Parshat Vayeshev: Between hope and despair

The story of the sale of Joseph begins this week and continues over the next few weeks.

The Torah (photo credit: REUTERS)
The Torah
(photo credit: REUTERS)
This week, in Parshat Vayeshev, we read one of the most dramatic stories in the Torah. The story of the sale of Joseph begins this week and continues over the next few weeks until its surprising conclusion when the tables turn and Joseph, the hated and demeaned teenager, becomes the leader of his family and of all of Egypt.
But let’s not get ahead of ourselves. Let’s read the story in order. In short: Jacob Avinu had 12 sons, one of whom – the 17-year-old Joseph – was his favorite. This led to his brothers’ jealousy. Joseph added to their hatred of him when he told them about the dreams he dreamed in which he rules over the entire family. The brothers’ deep hatred bursts forth in a terrible act when they sell him into slavery.
Joseph is brought down to Egypt and sold to one of Pharaoh’s ministers. Afterward, following a despicable libel made up by that minister’s wife, he is thrown into an Egyptian prison cell. He languishes in prison, his future obscure but known – to rot there until the day he dies, alone, lacking basic rights, and with no one even finding out about his bitter fate.
And then a rare opportunity presents itself. An Egyptian minister is thrown into jail and three days later, is slated to be released to return to his lofty position. Joseph begs him not to forget about him when he returns to serve Pharaoh, Egypt’s imperious ruler. Joseph asks him to whisper into his ear about the innocent young man rotting in prison.

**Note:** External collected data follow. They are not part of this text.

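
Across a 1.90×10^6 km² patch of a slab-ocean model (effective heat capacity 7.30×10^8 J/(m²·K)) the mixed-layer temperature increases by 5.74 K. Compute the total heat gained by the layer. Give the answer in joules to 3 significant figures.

7.96×10^21 J

Areal heat capacity C = 7.30×10^8 J/(m²·K) (given).
Heat per unit area: q = C ΔT = 7.30×10^8 × 5.74 = 4.19×10^9 J/m².
Total heat: Q = q × A = 4.19×10^9 × (1.90×10^6 × 10⁶ m²) = 7.96×10^21 J.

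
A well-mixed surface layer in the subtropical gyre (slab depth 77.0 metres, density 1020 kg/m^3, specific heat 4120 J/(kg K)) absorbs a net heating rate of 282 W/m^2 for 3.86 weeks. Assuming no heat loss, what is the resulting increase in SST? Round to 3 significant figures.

2.03 K

Areal heat capacity C = ρ c_p D = 1020 × 4120 × 77.0 = 3.24×10^8 J/(m²·K).
Net heat input Q = F Δt = 282 × (3.86 weeks × 6.048×10^5 s/week) = 6.58×10^8 J/m².
ΔT = Q / C = 6.58×10^8 / 3.24×10^8 = 2.03 K.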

One can imagine the situation. The righteous Joseph falls at the feet of the minister of ceremonies and begs, “But remember me when things go well with you, and please do me a favor and mention me to Pharaoh, and you will get me out of this house.
For I was stolen from the land of the Hebrews, and here, too, I have done nothing, for which they have put me into the dungeon.” A thin ray of hope appears in Joseph’s heart. Maybe, maybe there is someone left who still cares about justice... Maybe there is someone who will be moved by the suffering of a young man... Maybe I can still have a better future...
Two years later, that minister remembered the boy thrown into the dungeon. He mentions him to Pharaoh who, shockingly, releases him from prison and promotes him to greatness. We’ll read about this next week.
The sages of the midrash asked the following interesting question: Since this entire extraordinary story was Divine planning in order to bring about Joseph’s rule and bring Jacob and his family down to Egypt, why did Joseph have to suffer for two additional and unnecessary years in an Egyptian prison? Why didn’t that Egyptian minister remember to have him released right after he was asked to? The sages’ answer is worth examining. They answered that Joseph trusted that minister when he asked him to remember him, and for that he was punished with two additional years in prison! This answer is extraordinarily perplexing. What did Joseph ask for? Just to see the light of day, to leave prison for a life of slavery. Nothing could be more legitimate than this. Didn’t Joseph take the most natural step when he made this request of the minister? Is man supposed to be passive and accept his fate without taking a step that might benefit him? The explanation of the midrash lies in the nickname given to the Egyptian ministers: “Rehavim,” meaning liars without conscience. A subtle point is hidden here. There is no doubt that it was Joseph’s right, even obligation, to take care of himself in every way possible. But Joseph turned to the man who was not the natural person to help him, since the minister was a man interested only in himself and nothing else. The choice to ask someone like that was not made judiciously, but from a place of despair. And one must never act out of despair.
The difference between a man who acts out of hope and a man who acts out of despair is tremendous.
A man who acts out of hope measures his steps, carefully examines what he’s doing and if his actions will lead him to his goal – in this case, being released from prison. However, a man who acts out of despair will do anything, even things that are irrational and ineffectual, just for the possibility that it will increase the chances of reaching his goal.
This is where Joseph failed in turning to the Egyptian minister. This was not a request made from hope, since it was made in vain. It was a request made from deep despair. This despair is destructive, and for this Joseph paid with two more years in the Egyptian prison.
There is no question that it is our right and obligation to act in the best possible way to succeed. Man cannot remain passive and wait for success to come on its own. However, we must beware actions that come from despair, such as reckless investments that promise easy profits, or cost an unreasonable personal price. These actions that come from despair are a mistake, and will almost always bring no benefit.
The writer is rabbi of the Western Wall and holy sites.